The presenter was given the honour in recognition of his work in promoting heritage craft and restoration in the UK.

Jay Blades (Steve Parsons/PA)
Jay Blades (Steve Parsons/PA)

The Repair Shop host Jay Blades has spoken of his surprise at the show’s popularity as he was made an MBE at Windsor Castle.

Blades, a furniture restorer and designer, was given the honour by the Prince of Wales on Tuesday for services to craft and in recognition of his work promoting heritage craft and restoration in the UK.

The regular favourite on the BBC show – which sees members of the public bringing in worn out family heirlooms to be restored by a team of experts – said he never expected that the programme “would become so big”.

Blades has starred in the programme since it started in 2017.

He said: “I knew it was special, because you wouldn’t have all of those different disciplines in the same building.

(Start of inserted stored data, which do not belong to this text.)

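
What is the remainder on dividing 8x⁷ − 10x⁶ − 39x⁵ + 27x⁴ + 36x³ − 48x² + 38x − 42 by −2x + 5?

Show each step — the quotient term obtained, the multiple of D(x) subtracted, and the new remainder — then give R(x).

Step 1: lead(8x⁷ − 10x⁶ − 39x⁵ + 27x⁴ + 36x³ − 48x² + 38x − 42) ÷ lead(D) = 8x⁷ ÷ −2x = −4x⁶. Subtract (−4x⁶)·D = 8x⁷ − 20x⁶. Remainder: 10x⁶ − 39x⁵ + 27x⁴ + 36x³ − 48x² + 38x − 42.
Step 2: lead(10x⁶ − 39x⁵ + 27x⁴ + 36x³ − 48x² + 38x − 42) ÷ lead(D) = 10x⁶ ÷ −2x = −5x⁵. Subtract (−5x⁵)·D = 10x⁶ − 25x⁵. Remainder: −14x⁵ + 27x⁴ + 36x³ − 48x² + 38x − 42.
Step 3: lead(−14x⁵ + 27x⁴ + 36x³ − 48x² + 38x − 42) ÷ lead(D) = −14x⁵ ÷ −2x = 7x⁴. Subtract (7x⁴)·D = −14x⁵ + 35x⁴. Remainder: −8x⁴ + 36x³ − 48x² + 38x − 42.
Step 4: lead(−8x⁴ + 36x³ − 48x² + 38x − 42) ÷ lead(D) = −8x⁴ ÷ −2x = 4x³. Subtract (4x³)·D = −8x⁴ + 20x³. Remainder: 16x³ − 48x² + 38x − 42.
Step 5: lead(16x³ − 48x² + 38x − 42) ÷ lead(D) = 16x³ ÷ −2x = −8x². Subtract (−8x²)·D = 16x³ − 40x². Remainder: −8x² + 38x − 42.
Step 6: lead(−8x² + 38x − 42) ÷ lead(D) = −8x² ÷ −2x = 4x. Subtract (4x)·D = −8x² + 20x. Remainder: 18x − 42.
Step 7: lead(18x − 42) ÷ lead(D) = 18x ÷ −2x = −9. Subtract (−9)·D = 18x − 45. Remainder: 3.

R(x) = 3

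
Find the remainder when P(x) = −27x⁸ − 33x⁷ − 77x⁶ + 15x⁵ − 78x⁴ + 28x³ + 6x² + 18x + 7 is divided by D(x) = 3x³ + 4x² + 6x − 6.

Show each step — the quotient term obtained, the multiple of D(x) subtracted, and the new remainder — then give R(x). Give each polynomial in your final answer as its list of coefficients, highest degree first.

Step 1: lead(−27x⁸ − 33x⁷ − 77x⁶ + 15x⁵ − 78x⁴ + 28x³ + 6x² + 18x + 7) ÷ lead(D) = −27x⁸ ÷ 3x³ = −9x⁵. Subtract (−9x⁵)·D = −27x⁸ − 36x⁷ − 54x⁶ + 54x⁵. Remainder: 3x⁷ − 23x⁶ − 39x⁵ − 78x⁴ + 28x³ + 6x² + 18x + 7.
Step 2: lead(3x⁷ − 23x⁶ − 39x⁵ − 78x⁴ + 28x³ + 6x² + 18x + 7) ÷ lead(D) = 3x⁷ ÷ 3x³ = x⁴. Subtract (x⁴)·D = 3x⁷ + 4x⁶ + 6x⁵ − 6x⁴. Remainder: −27x⁶ − 45x⁵ − 72x⁴ + 28x³ + 6x² + 18x + 7.
Step 3: lead(−27x⁶ − 45x⁵ − 72x⁴ + 28x³ + 6x² + 18x + 7) ÷ lead(D) = −27x⁶ ÷ 3x³ = −9x³. Subtract (−9x³)·D = −27x⁶ − 36x⁵ − 54x⁴ + 54x³. Remainder: −9x⁵ − 18x⁴ − 26x³ + 6x² + 18x + 7.
Step 4: lead(−9x⁵ − 18x⁴ − 26x³ + 6x² + 18x + 7) ÷ lead(D) = −9x⁵ ÷ 3x³ = −3x². Subtract (−3x²)·D = −9x⁵ − 12x⁴ − 18x³ + 18x². Remainder: −6x⁴ − 8x³ − 12x² + 18x + 7.
Step 5: lead(−6x⁴ − 8x³ − 12x² + 18x + 7) ÷ lead(D) = −6x⁴ ÷ 3x³ = −2x. Subtract (−2x)·D = −6x⁴ − 8x³ − 12x² + 12x. Remainder: 6x + 7.

R = [6, 7]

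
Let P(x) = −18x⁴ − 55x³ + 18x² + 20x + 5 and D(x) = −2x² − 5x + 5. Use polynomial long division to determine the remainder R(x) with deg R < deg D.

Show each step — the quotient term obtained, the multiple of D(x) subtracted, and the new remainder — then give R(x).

Step 1: lead(−18x⁴ − 55x³ + 18x² + 20x + 5) ÷ lead(D) = −18x⁴ ÷ −2x² = 9x². Subtract (9x²)·D = −18x⁴ − 45x³ + 45x². Remainder: −10x³ − 27x² + 20x + 5.
Step 2: lead(−10x³ − 27x² + 20x + 5) ÷ lead(D) = −10x³ ÷ −2x² = 5x. Subtract (5x)·D = −10x³ − 25x² + 25x. Remainder: −2x² − 5x + 5.
Step 3: lead(−2x² − 5x + 5) ÷ lead(D) = −2x² ÷ −2x² = 1. Subtract (1)·D = −2x² − 5x + 5. Remainder: 0.

R(x) = 0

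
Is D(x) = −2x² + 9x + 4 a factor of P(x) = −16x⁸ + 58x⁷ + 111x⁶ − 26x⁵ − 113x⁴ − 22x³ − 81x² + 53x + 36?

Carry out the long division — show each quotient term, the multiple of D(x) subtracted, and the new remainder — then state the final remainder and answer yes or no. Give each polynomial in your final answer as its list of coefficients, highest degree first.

Step 1: lead(−16x⁸ + 58x⁷ + 111x⁶ − 26x⁵ − 113x⁴ − 22x³ − 81x² + 53x + 36) ÷ lead(D) = −16x⁸ ÷ −2x² = 8x⁶. Subtract (8x⁶)·D = −16x⁸ + 72x⁷ + 32x⁶. Remainder: −14x⁷ + 79x⁶ − 26x⁵ − 113x⁴ − 22x³ − 81x² + 53x + 36.
Step 2: lead(−14x⁷ + 79x⁶ − 26x⁵ − 113x⁴ − 22x³ − 81x² + 53x + 36) ÷ lead(D) = −14x⁷ ÷ −2x² = 7x⁵. Subtract (7x⁵)·D = −14x⁷ + 63x⁶ + 28x⁵. Remainder: 16x⁶ − 54x⁵ − 113x⁴ − 22x³ − 81x² + 53x + 36.
Step 3: lead(16x⁶ − 54x⁵ − 113x⁴ − 22x³ − 81x² + 53x + 36) ÷ lead(D) = 16x⁶ ÷ −2x² = −8x⁴. Subtract (−8x⁴)·D = 16x⁶ − 72x⁵ − 32x⁴. Remainder: 18x⁵ − 81x⁴ − 22x³ − 81x² + 53x + 36.
Step 4: lead(18x⁵ − 81x⁴ − 22x³ − 81x² + 53x + 36) ÷ lead(D) = 18x⁵ ÷ −2x² = −9x³. Subtract (−9x³)·D = 18x⁵ − 81x⁴ − 36x³. Remainder: 14x³ − 81x² + 53x + 36.
Step 5: lead(14x³ − 81x² + 53x + 36) ÷ lead(D) = 14x³ ÷ −2x² = −7x. Subtract (−7x)·D = 14x³ − 63x² − 28x. Remainder: −18x² + 81x + 36.
Step 6: lead(−18x² + 81x + 36) ÷ lead(D) = −18x² ÷ −2x² = 9. Subtract (9)·D = −18x² + 81x + 36. Remainder: 0.

R = [0], so D(x) is a factor of P(x). yes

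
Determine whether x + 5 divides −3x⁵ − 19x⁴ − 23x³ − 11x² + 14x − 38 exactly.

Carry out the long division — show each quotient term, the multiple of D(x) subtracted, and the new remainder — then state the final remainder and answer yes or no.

Step 1: lead(−3x⁵ − 19x⁴ − 23x³ − 11x² + 14x − 38) ÷ lead(D) = −3x⁵ ÷ x = −3x⁴. Subtract (−3x⁴)·D = −3x⁵ − 15x⁴. Remainder: −4x⁴ − 23x³ − 11x² + 14x − 38.
Step 2: lead(−4x⁴ − 23x³ − 11x² + 14x − 38) ÷ lead(D) = −4x⁴ ÷ x = −4x³. Subtract (−4x³)·D = −4x⁴ − 20x³. Remainder: −3x³ − 11x² + 14x − 38.
Step 3: lead(−3x³ − 11x² + 14x − 38) ÷ lead(D) = −3x³ ÷ x = −3x². Subtract (−3x²)·D = −3x³ − 15x². Remainder: 4x² + 14x − 38.
Step 4: lead(4x² + 14x − 38) ÷ lead(D) = 4x² ÷ x = 4x. Subtract (4x)·D = 4x² + 20x. Remainder: −6x − 38.
Step 5: lead(−6x − 38) ÷ lead(D) = −6x ÷ x = −6. Subtract (−6)·D = −6x − 30. Remainder: −8.

R(x) = −8, so D(x) is not a factor of P(x). no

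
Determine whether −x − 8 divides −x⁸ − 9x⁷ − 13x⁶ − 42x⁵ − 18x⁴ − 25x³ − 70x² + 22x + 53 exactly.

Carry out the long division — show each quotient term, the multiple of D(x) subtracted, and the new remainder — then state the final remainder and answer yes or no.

R(x) = 5, so D(x) is not a factor of P(x). no

Step 1: lead(−x⁸ − 9x⁷ − 13x⁶ − 42x⁵ − 18x⁴ − 25x³ − 70x² + 22x + 53) ÷ lead(D) = −x⁸ ÷ −x = x⁷. Subtract (x⁷)·D = −x⁸ − 8x⁷. Remainder: −x⁷ − 13x⁶ − 42x⁵ − 18x⁴ − 25x³ − 70x² + 22x + 53.
Step 2: lead(−x⁷ − 13x⁶ − 42x⁵ − 18x⁴ − 25x³ − 70x² + 22x + 53) ÷ lead(D) = −x⁷ ÷ −x = x⁶. Subtract (x⁶)·D = −x⁷ − 8x⁶. Remainder: −5x⁶ − 42x⁵ − 18x⁴ − 25x³ − 70x² + 22x + 53.
Step 3: lead(−5x⁶ − 42x⁵ − 18x⁴ − 25x³ − 70x² + 22x + 53) ÷ lead(D) = −5x⁶ ÷ −x = 5x⁵. Subtract (5x⁵)·D = −5x⁶ − 40x⁵. Remainder: −2x⁵ − 18x⁴ − 25x³ − 70x² + 22x + 53.
Step 4: lead(−2x⁵ − 18x⁴ − 25x³ − 70x² + 22x + 53) ÷ lead(D) = −2x⁵ ÷ −x = 2x⁴. Subtract (2x⁴)·D = −2x⁵ − 16x⁴. Remainder: −2x⁴ − 25x³ − 70x² + 22x + 53.
Step 5: lead(−2x⁴ − 25x³ − 70x² + 22x + 53) ÷ lead(D) = −2x⁴ ÷ −x = 2x³. Subtract (2x³)·D = −2x⁴ − 16x³. Remainder: −9x³ − 70x² + 22x + 53.
Step 6: lead(−9x³ − 70x² + 22x + 53) ÷ lead(D) = −9x³ ÷ −x = 9x². Subtract (9x²)·D = −9x³ − 72x². Remainder: 2x² + 22x + 53.
Step 7: lead(2x² + 22x + 53) ÷ lead(D) = 2x² ÷ −x = −2x. Subtract (−2x)·D = 2x² + 16x. Remainder: 6x + 53.
Step 8: lead(6x + 53) ÷ lead(D) = 6x ÷ −x = −6. Subtract (−6)·D = 6x + 48. Remainder: 5.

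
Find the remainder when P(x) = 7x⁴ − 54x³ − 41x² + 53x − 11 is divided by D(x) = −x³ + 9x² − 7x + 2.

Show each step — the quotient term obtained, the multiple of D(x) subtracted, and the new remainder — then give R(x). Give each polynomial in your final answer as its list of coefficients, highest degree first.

Step 1: lead(7x⁴ − 54x³ − 41x² + 53x − 11) ÷ lead(D) = 7x⁴ ÷ −x³ = −7x. Subtract (−7x)·D = 7x⁴ − 63x³ + 49x² − 14x. Remainder: 9x³ − 90x² + 67x − 11.
Step 2: lead(9x³ − 90x² + 67x − 11) ÷ lead(D) = 9x³ ÷ −x³ = −9. Subtract (−9)·D = 9x³ − 81x² + 63x − 18. Remainder: −9x² + 4x + 7.

R = [-9, 4, 7]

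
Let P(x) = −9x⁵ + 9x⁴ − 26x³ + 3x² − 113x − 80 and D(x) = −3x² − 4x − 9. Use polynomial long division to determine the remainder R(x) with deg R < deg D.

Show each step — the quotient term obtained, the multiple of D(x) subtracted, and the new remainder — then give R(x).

R(x) = −8

Step 1: lead(−9x⁵ + 9x⁴ − 26x³ + 3x² − 113x − 80) ÷ lead(D) = −9x⁵ ÷ −3x² = 3x³. Subtract (3x³)·D = −9x⁵ − 12x⁴ − 27x³. Remainder: 21x⁴ + x³ + 3x² − 113x − 80.
Step 2: lead(21x⁴ + x³ + 3x² − 113x − 80) ÷ lead(D) = 21x⁴ ÷ −3x² = −7x². Subtract (−7x²)·D = 21x⁴ + 28x³ + 63x². Remainder: −27x³ − 60x² − 113x − 80.
Step 3: lead(−27x³ − 60x² − 113x − 80) ÷ lead(D) = −27x³ ÷ −3x² = 9x. Subtract (9x)·D = −27x³ − 36x² − 81x. Remainder: −24x² − 32x − 80.
Step 4: lead(−24x² − 32x − 80) ÷ lead(D) = −24x² ÷ −3x² = 8. Subtract (8)·D = −24x² − 32x − 72. Remainder: −8.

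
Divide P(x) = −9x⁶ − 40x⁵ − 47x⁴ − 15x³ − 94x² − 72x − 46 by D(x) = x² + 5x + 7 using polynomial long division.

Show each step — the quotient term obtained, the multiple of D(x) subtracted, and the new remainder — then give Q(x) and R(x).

Step 1: lead(−9x⁶ − 40x⁵ − 47x⁴ − 15x³ − 94x² − 72x − 46) ÷ lead(D) = −9x⁶ ÷ x² = −9x⁴. Subtract (−9x⁴)·D = −9x⁶ − 45x⁵ − 63x⁴. Remainder: 5x⁵ + 16x⁴ − 15x³ − 94x² − 72x − 46.
Step 2: lead(5x⁵ + 16x⁴ − 15x³ − 94x² − 72x − 46) ÷ lead(D) = 5x⁵ ÷ x² = 5x³. Subtract (5x³)·D = 5x⁵ + 25x⁴ + 35x³. Remainder: −9x⁴ − 50x³ − 94x² − 72x − 46.
Step 3: lead(−9x⁴ − 50x³ − 94x² − 72x − 46) ÷ lead(D) = −9x⁴ ÷ x² = −9x². Subtract (−9x²)·D = −9x⁴ − 45x³ − 63x². Remainder: −5x³ − 31x² − 72x − 46.
Step 4: lead(−5x³ − 31x² − 72x − 46) ÷ lead(D) = −5x³ ÷ x² = −5x. Subtract (−5x)·D = −5x³ − 25x² − 35x. Remainder: −6x² − 37x − 46.
Step 5: lead(−6x² − 37x − 46) ÷ lead(D) = −6x² ÷ x² = −6. Subtract (−6)·D = −6x² − 30x − 42. Remainder: −7x − 4.

Q(x) = −9x⁴ + 5x³ − 9x² − 5x − 6; R(x) = −7x − 4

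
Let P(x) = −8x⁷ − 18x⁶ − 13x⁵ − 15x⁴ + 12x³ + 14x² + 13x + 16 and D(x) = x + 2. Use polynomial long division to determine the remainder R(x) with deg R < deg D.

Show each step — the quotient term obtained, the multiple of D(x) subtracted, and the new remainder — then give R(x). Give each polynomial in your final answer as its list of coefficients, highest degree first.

R = [-2]

Step 1: lead(−8x⁷ − 18x⁶ − 13x⁵ − 15x⁴ + 12x³ + 14x² + 13x + 16) ÷ lead(D) = −8x⁷ ÷ x = −8x⁶. Subtract (−8x⁶)·D = −8x⁷ − 16x⁶. Remainder: −2x⁶ − 13x⁵ − 15x⁴ + 12x³ + 14x² + 13x + 16.
Step 2: lead(−2x⁶ − 13x⁵ − 15x⁴ + 12x³ + 14x² + 13x + 16) ÷ lead(D) = −2x⁶ ÷ x = −2x⁵. Subtract (−2x⁵)·D = −2x⁶ − 4x⁵. Remainder: −9x⁵ − 15x⁴ + 12x³ + 14x² + 13x + 16.
Step 3: lead(−9x⁵ − 15x⁴ + 12x³ + 14x² + 13x + 16) ÷ lead(D) = −9x⁵ ÷ x = −9x⁴. Subtract (−9x⁴)·D = −9x⁵ − 18x⁴. Remainder: 3x⁴ + 12x³ + 14x² + 13x + 16.
Step 4: lead(3x⁴ + 12x³ + 14x² + 13x + 16) ÷ lead(D) = 3x⁴ ÷ x = 3x³. Subtract (3x³)·D = 3x⁴ + 6x³. Remainder: 6x³ + 14x² + 13x + 16.
Step 5: lead(6x³ + 14x² + 13x + 16) ÷ lead(D) = 6x³ ÷ x = 6x². Subtract (6x²)·D = 6x³ + 12x². Remainder: 2x² + 13x + 16.
Step 6: lead(2x² + 13x + 16) ÷ lead(D) = 2x² ÷ x = 2x. Subtract (2x)·D = 2x² + 4x. Remainder: 9x + 16.
Step 7: lead(9x + 16) ÷ lead(D) = 9x ÷ x = 9. Subtract (9)·D = 9x + 18. Remainder: −2.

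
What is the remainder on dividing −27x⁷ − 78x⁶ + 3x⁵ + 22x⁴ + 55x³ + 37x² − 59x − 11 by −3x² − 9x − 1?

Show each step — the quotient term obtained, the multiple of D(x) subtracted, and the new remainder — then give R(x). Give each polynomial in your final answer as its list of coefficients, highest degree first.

R = [-2, -4]

Step 1: lead(−27x⁷ − 78x⁶ + 3x⁵ + 22x⁴ + 55x³ + 37x² − 59x − 11) ÷ lead(D) = −27x⁷ ÷ −3x² = 9x⁵. Subtract (9x⁵)·D = −27x⁷ − 81x⁶ − 9x⁵. Remainder: 3x⁶ + 12x⁵ + 22x⁴ + 55x³ + 37x² − 59x − 11.
Step 2: lead(3x⁶ + 12x⁵ + 22x⁴ + 55x³ + 37x² − 59x − 11) ÷ lead(D) = 3x⁶ ÷ −3x² = −x⁴. Subtract (−x⁴)·D = 3x⁶ + 9x⁵ + x⁴. Remainder: 3x⁵ + 21x⁴ + 55x³ + 37x² − 59x − 11.
Step 3: lead(3x⁵ + 21x⁴ + 55x³ + 37x² − 59x − 11) ÷ lead(D) = 3x⁵ ÷ −3x² = −x³. Subtract (−x³)·D = 3x⁵ + 9x⁴ + x³. Remainder: 12x⁴ + 54x³ + 37x² − 59x − 11.
Step 4: lead(12x⁴ + 54x³ + 37x² − 59x − 11) ÷ lead(D) = 12x⁴ ÷ −3x² = −4x². Subtract (−4x²)·D = 12x⁴ + 36x³ + 4x². Remainder: 18x³ + 33x² − 59x − 11.
Step 5: lead(18x³ + 33x² − 59x − 11) ÷ lead(D) = 18x³ ÷ −3x² = −6x. Subtract (−6x)·D = 18x³ + 54x² + 6x. Remainder: −21x² − 65x − 11.
Step 6: lead(−21x² − 65x − 11) ÷ lead(D) = −21x² ÷ −3x² = 7. Subtract (7)·D = −21x² − 63x − 7. Remainder: −2x − 4.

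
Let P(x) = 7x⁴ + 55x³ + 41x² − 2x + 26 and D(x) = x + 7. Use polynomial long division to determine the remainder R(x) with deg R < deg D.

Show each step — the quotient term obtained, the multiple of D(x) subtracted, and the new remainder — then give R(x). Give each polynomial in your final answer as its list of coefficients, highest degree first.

R = [-9]

Step 1: lead(7x⁴ + 55x³ + 41x² − 2x + 26) ÷ lead(D) = 7x⁴ ÷ x = 7x³. Subtract (7x³)·D = 7x⁴ + 49x³. Remainder: 6x³ + 41x² − 2x + 26.
Step 2: lead(6x³ + 41x² − 2x + 26) ÷ lead(D) = 6x³ ÷ x = 6x². Subtract (6x²)·D = 6x³ + 42x². Remainder: −x² − 2x + 26.
Step 3: lead(−x² − 2x + 26) ÷ lead(D) = −x² ÷ x = −x. Subtract (−x)·D = −x² − 7x. Remainder: 5x + 26.
Step 4: lead(5x + 26) ÷ lead(D) = 5x ÷ x = 5. Subtract (5)·D = 5x + 35. Remainder: −9.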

You wouldn’t have a ceramic next to a fine art next to woodwork and a clock restorer, you just wouldn’t have that.”

Blades is made an MBE by the Prince of Wales at Windsor Castle (Jonathan Brady/PA)

He said that the rest of the team were “over the moon” for him after receiving his MBE.

“They’ve all said: ‘Do we have to bow, do we have to curtsy to you?’ and stuff like that.

“I’ve just said there’s one request: as long as they can bring me a biscuit with my cup of tea, that’s all I want,” he joked.

The presenter, when asked whether a particular object from the show stood out to him, said it was like “picking your favourite child”.

“All of them are really special, all the individuals that bring an item in, all the items are dear to them and all the memories are so unique that you could never pick one I don’t think.”

Blades has been with The Repair Shop since the show started in 2017 (Jonathan Brady/PA)

Blades, 52, stressed the importance of craft as part of a sustainable future, something which he spoke about with Charles as received the honour.

“It’s all about sustainability, it’s all about teaching the next generation as to what they should be doing and what they can do, because some people think craft isn’t accessible to them,” he said.

“I want craft to be accessible to everybody, from the poor side of town to the rich side of town, so everybody can access it.”

Blades left school at 15, and has set up a charity encouraging young people who struggle academically to get involved in practical jobs, such as restoration and craft.

He is also an ambassador for the Queen Elizabeth Scholarship Trust, which provides people with up to £18,000 in funding to study a traditional craft.